There are two main challenges we have to figure out when using a Chromebook (CB) for usual programming tasks:

  • Connectivity
  • A proper development environment

Connectivity is a big issue because, despite of there are quite a few web IDEs or even environments that expose a whole virtual machine, they often require a connection in order to work.

On the other hand, as a developer I want to use the best tools possible in order to achieve my goals, a proper development environment, and that for me means having:

  • A linux shell
  • tmux (not a must, but really nice to have)
  • vim
  • git
  • node.js virtual machine (managed with nvm if possible)

It turns out that CB really suck in this point, so my idea when I bought this platform was to create a tiny partition and install a Linux OS there with all this requirements. But I was surprised when I heard about crouton: this amazing tool creates chroot environments within the very ChromeOS (which is a Linux underneath), where you can do whatever (well, almost) you want. All you need is root access (Developer mode in ChromeOS jargon) and some free space (but really not that much).

I’m not going to explain how to get this chroot environment up and running. There are plenty of posts and tutorials that explain this process. Just a quick spoiler: it’s super easy and takes no more than 15 minutes.

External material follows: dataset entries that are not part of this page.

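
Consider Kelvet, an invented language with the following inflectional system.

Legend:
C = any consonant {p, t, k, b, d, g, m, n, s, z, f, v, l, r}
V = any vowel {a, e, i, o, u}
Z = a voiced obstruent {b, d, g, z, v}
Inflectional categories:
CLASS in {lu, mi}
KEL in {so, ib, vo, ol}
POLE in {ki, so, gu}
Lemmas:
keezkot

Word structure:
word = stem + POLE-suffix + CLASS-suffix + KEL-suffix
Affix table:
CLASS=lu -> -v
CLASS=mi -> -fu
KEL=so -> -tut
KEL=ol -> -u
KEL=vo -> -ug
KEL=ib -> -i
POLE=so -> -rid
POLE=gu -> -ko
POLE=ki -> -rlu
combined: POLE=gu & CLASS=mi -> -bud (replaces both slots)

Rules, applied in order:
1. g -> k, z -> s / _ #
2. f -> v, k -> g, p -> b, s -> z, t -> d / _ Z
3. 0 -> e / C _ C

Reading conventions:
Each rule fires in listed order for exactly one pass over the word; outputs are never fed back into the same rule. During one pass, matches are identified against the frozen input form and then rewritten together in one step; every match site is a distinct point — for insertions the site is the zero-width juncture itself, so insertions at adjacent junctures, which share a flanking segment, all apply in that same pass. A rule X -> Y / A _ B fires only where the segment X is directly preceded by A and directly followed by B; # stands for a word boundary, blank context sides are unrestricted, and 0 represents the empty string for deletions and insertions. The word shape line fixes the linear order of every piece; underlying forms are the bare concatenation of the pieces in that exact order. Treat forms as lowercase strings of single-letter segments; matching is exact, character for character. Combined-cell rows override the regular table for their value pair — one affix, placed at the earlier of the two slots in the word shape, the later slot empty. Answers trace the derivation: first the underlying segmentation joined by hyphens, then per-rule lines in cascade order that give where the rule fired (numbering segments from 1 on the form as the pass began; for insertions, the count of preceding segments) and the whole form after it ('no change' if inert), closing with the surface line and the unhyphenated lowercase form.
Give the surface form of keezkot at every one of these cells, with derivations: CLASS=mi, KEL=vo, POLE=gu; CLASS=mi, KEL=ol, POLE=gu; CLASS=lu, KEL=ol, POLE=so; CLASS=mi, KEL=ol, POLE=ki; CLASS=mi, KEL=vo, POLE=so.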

Once you have a chroot with at least crouton cli-extra, getting the rest of the tools up and ready is easy peasy. Use apt-get install to get tmux, vim and git, download nvm and fetch latest node.js binary. Integrate all of this into your bash scripts, so you don’t need to setup nvm with every login and you’re good to go.

< self-promotion >

Last but not least, setup your config files for vim, git, ssh, bash… or use one handy opensource tool (developed in node.js using a ChromeBook) call dotback. Just install it using npm:

npm install -g dotback

And setup your configuration definition file.

dotback --action install

Or if you already have done that and it’s available through a git repository, fetch it using:

dotback --action init REPO_URL

Takes a little bit to tune, but once it’s done, you’ll see the effort was worth of it.

< / self-promotion >

And that’s how I got a really portable box, with enough power for node.js development, and really really light, which is good if you have to carry it with you almost all the time 🙂

I hope you liked my Chromebook & Node.js feedback and that it helped you to decide if you’re thinking about getting a Chromebook or not, and as I was, were worried about being able to use it as a developer environment.